As written in the comments, I cannot help with the example you posted originally. As @Stelios has pointed out, the deconvolution might not work out due to numerical issues.

I can, however, reproduce the example you posted in your Edit:

That is the code which is a direct translation from the matlab source code:

import numpy as np
import scipy.signal
import matplotlib.pyplot as plt

x = np.arange(0., 20.01, 0.01)
y = np.zeros(len(x))
y[900:1100] = 1.
y += 0.01 * np.random.randn(len(y))
c = np.exp(-(np.arange(len(y))) / 30.)

yc = scipy.signal.convolve(y, c, mode='full') / c.sum()
ydc, remainder = scipy.signal.deconvolve(yc, c)
ydc *= c.sum()

fig, ax = plt.subplots(nrows=2, ncols=2, figsize=(4, 4))
ax[0][0].plot(x, y, label="original y", lw=3)
ax[0][1].plot(x, c, label="c", lw=3)
ax[1][0].plot(x[0:2000], yc[0:2000], label="yc", lw=3)
ax[1][1].plot(x, ydc, label="recovered y", lw=3)

plt.show()

After some trial and error I found out how to interprete the results of scipy.signal.deconvolve() and I post my findings as an answer.

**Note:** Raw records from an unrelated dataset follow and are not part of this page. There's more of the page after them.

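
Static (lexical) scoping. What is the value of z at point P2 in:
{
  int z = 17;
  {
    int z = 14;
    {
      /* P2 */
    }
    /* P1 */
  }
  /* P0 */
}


P2's block does not declare z; resolves to the enclosing declaration at depth 1
z = 14


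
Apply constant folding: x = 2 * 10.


2 * 10 = 20 at compile time
Optimized: x = 20


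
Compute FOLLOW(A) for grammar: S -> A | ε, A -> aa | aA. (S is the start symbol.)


$ ∈ FOLLOW(S). For each A -> αBβ: add FIRST(β)\{ε} to FOLLOW(B); if β nullable, add FOLLOW(A).
FOLLOW(A) = {$}


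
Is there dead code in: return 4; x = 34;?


statement follows a return and is unreachable
Dead: 'x = 34'


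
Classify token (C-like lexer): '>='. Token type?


Pattern: operator symbol
Type: OPERATOR


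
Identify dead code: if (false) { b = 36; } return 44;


condition is constant false, so the whole block is unreachable
Dead: 'if (false) { b = 36; }'


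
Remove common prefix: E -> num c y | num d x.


Common prefix: 'num'
Factored: E -> num E', E' -> c y | d x


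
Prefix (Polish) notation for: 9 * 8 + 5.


left-to-right (same/higher precedence on left): tree is (+ (* 9 8) 5)
Prefix: + * 9 8 5


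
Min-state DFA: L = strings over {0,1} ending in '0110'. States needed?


Track the longest suffix of input matching a prefix of '0110': 5 classes (prefixes of length 0..4)
Minimal DFA: 5 states


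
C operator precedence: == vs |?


'==' is equality (level 6); '|' is bitwise OR (level 3)
Higher level binds tighter
'==' has higher precedence than '|'


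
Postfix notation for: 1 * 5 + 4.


Left to right (same or higher precedence on left)
Postfix: 1 5 * 4 +


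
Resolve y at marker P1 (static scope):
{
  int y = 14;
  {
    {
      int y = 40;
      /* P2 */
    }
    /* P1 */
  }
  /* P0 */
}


P1's block does not declare y; resolves to the enclosing declaration at depth 0
y = 14


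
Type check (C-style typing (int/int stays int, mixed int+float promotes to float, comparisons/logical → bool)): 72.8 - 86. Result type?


Operand types: float - int
Rule: mixed int/float promotes to float; int/int stays int
Result type: float


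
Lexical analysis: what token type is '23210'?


Pattern: digits only
Type: INTEGER_LITERAL


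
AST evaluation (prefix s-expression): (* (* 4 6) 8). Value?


Evaluate inner: (* 4 6) = 24
Evaluate root: (* 24 8) = 192
Result: 192


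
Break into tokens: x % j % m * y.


Scan left to right, longest-match per lexeme
Tokens: ID(x), OP(%), ID(j), OP(%), ID(m), OP(*), ID(y)


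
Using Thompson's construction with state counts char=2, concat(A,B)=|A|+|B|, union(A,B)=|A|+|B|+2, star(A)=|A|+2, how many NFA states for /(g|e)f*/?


Syntax tree has 3 char leaf(s), 1 union(s), 1 star(s)
chars contribute 3×2 = 6; each union adds +2; each star adds +2
Total: 6 + 2 + 2 = 10 states


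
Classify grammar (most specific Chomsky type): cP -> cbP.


LHS has context (more than one symbol) and |LHS| ≤ |RHS|
Classification: Type 1 (Context-Sensitive)


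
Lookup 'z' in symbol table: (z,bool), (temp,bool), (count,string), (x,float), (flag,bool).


Lookup 'z' → type bool


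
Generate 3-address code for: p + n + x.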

Let's start with a working example code

import numpy as np
import scipy.signal
import matplotlib.pyplot as plt

# let the signal be box-like
signal = np.repeat([0., 1., 0.], 100)
# and use a gaussian filter
# the filter should be shorter than the signal
# the filter should be such that it's much bigger then zero everywhere
gauss = np.exp(-( (np.linspace(0,50)-25.)/float(12))**2 )
print gauss.min()  # = 0.013 >> 0

# calculate the convolution (np.convolve and scipy.signal.convolve identical)
# the keywordargument mode="same" ensures that the convolution spans the same
#   shape as the input array.
#filtered = scipy.signal.convolve(signal, gauss, mode='same') 
filtered = np.convolve(signal, gauss, mode='same') 

deconv,  _ = scipy.signal.deconvolve( filtered, gauss )
#the deconvolution has n = len(signal) - len(gauss) + 1 points
n = len(signal)-len(gauss)+1
# so we need to expand it by 
s = (len(signal)-n)/2
#on both sides.
deconv_res = np.zeros(len(signal))
deconv_res[s:len(signal)-s-1] = deconv
deconv = deconv_res
# now deconv contains the deconvolution 
# expanded to the original shape (filled with zeros) 


#### Plot #### 
fig , ax = plt.subplots(nrows=4, figsize=(6,7))

ax[0].plot(signal,            color="#907700", label="original",     lw=3 ) 
ax[1].plot(gauss,          color="#68934e", label="gauss filter", lw=3 )
# we need to divide by the sum of the filter window to get the convolution normalized to 1
ax[2].plot(filtered/np.sum(gauss), color="#325cab", label="convoluted" ,  lw=3 )
ax[3].plot(deconv,         color="#ab4232", label="deconvoluted", lw=3 ) 

for i in range(len(ax)):
    ax[i].set_xlim([0, len(signal)])
    ax[i].set_ylim([-0.07, 1.2])
    ax[i].legend(loc=1, fontsize=11)
    if i != len(ax)-1 :
        ax[i].set_xticklabels([])

plt.savefig(__file__ + ".png")
plt.show()    

This code produces the following image, showing exactly what we want (Deconvolve(Convolve(signal,gauss) , gauss) == signal)

Some important findings are:

• The filter should be shorter than the signal
• The filter should be much bigger than zero everywhere (here > 0.013 is good enough)
• Using the keyword argument mode = 'same' to the convolution ensures that it lives on the same array shape as the signal.
• The deconvolution has n = len(signal) - len(gauss) + 1 points. So in order to let it also reside on the same original array shape we need to expand it by s = (len(signal)-n)/2 on both sides.

Of course, further findings, comments and suggestion to this question are still welcome.